Some Google searching revealed a snippet of JavaScript which would in effect, simulate a standard click via an onclick action. The snippet follows:


onClick="javascript: pageTracker._trackPageview('/downloads/map');



There is an obvious limitation to implementing this solution: you have to manually add an onClick attribute to your links. [More details to this regard on Google Help](http://www.google.com/support/analytics/bin/answer.py?hl=en&answer=55529)

I wanted a solution that would automatically register and track these clicks, without me having to maintain all of the links to these PDFs, Excel documents, etc. Luckily for me, I utilize the [Prototype](http://www.prototypejs.org/) JavaScript framework, which provides many shortcuts to make something like this quite easy.

The end product needed to search the DOM to identify links to PDF and Excel documents and register a click event listener, which would then use the built-in callback function from Google, shown above. Code follows:

*This code should be in an application wide JavaScript file, or in the page's HTML header, after the Prototype file is included.*

// Finds all of the PDF/XLS document links on a page, and enables
// tracking for Google analytics.

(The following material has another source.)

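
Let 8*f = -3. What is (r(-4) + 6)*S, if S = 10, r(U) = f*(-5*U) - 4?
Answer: -55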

Known issue, will fail to match
// PDF links utilizing hash to jump to page (eg file.pdf#page=35).
// Also, not compatible with IE6 because of CSS 3.
// More info on the page tracking API:
// http://www.google.com/support/analytics/bin/answer.py?hl=en&answer=55529
function trackFileClicks(){
// Modify file_extensions to include any additional types you
// would like to track (eg .xlsx)
var file_exentions = ['.pdf', '.xls', '.doc'];
file_exentions.each(function(file_extension){
// CSS 3 selector, a[href$='.pdf'], $= implies file ends with '.pdf'
var css_selector = "a[href$='" + file_extension + "']";
// select all of the links w/the current file extension
$$(css_selector).each(function(link){
// Add a click listener to the link, which will send an
// Asynch request to google
link.observe('click', function(e){
var pageTracker = _gat._getTracker('UA-XXXXXX'); //Change to your ID
pageTracker._trackPageview(cleanHref(link.href, file_extension));
});
});
});
}

// Takes the full URL and reduces to only path, and file name sans extension.
function cleanHref(href, extension){
// Found RE on StackOverflow:
// http://stackoverflow.com/questions/27745/getting-parts-of-a-url-regex)
var uri_regex = /^((http[s]?|ftp):\/)?\/?([^:\/\s]+)(:([^\/]*))?((\/\w+)*\/)
([\w\-\.]+[^#?\s]+)(\?([^#]*))?(#(.*))?$/;
var clean_href = href.toString();
//Regex returns array with indexes as follows:
var SCHEMA = 2, DOMAIN = 3, PORT = 5, PATH = 6,
FILE = 8, QUERYSTRING = 9, HASH = 12;
var match_container = clean_href.match(uri_regex)

return match_container[PATH] + match_container[FILE].replace(extension, '');
}


*This code must be on the Header of your page and wrapped with script tags*

document.observe("dom:loaded", function() {
trackFileClicks();
}


If you are using another library like jQuery, it should be quite easy to port this code over. It is important to note that since this utilizes CSS3, a browser which does not support this, eg IE6, will fail. The code could be extended, but you would lose some speed, as you would be required to manually check all of the links via Regex.

**UPDATE**: var pageTracker = _gat._getTracker('UA-XXXXXX'); //Change to your ID This line must be included, intial blog post was missing this, and therefore if the code was used, clicks would not be tracked.

This has been implemented on our site, and has been proven successful! The fix above was required to make it work.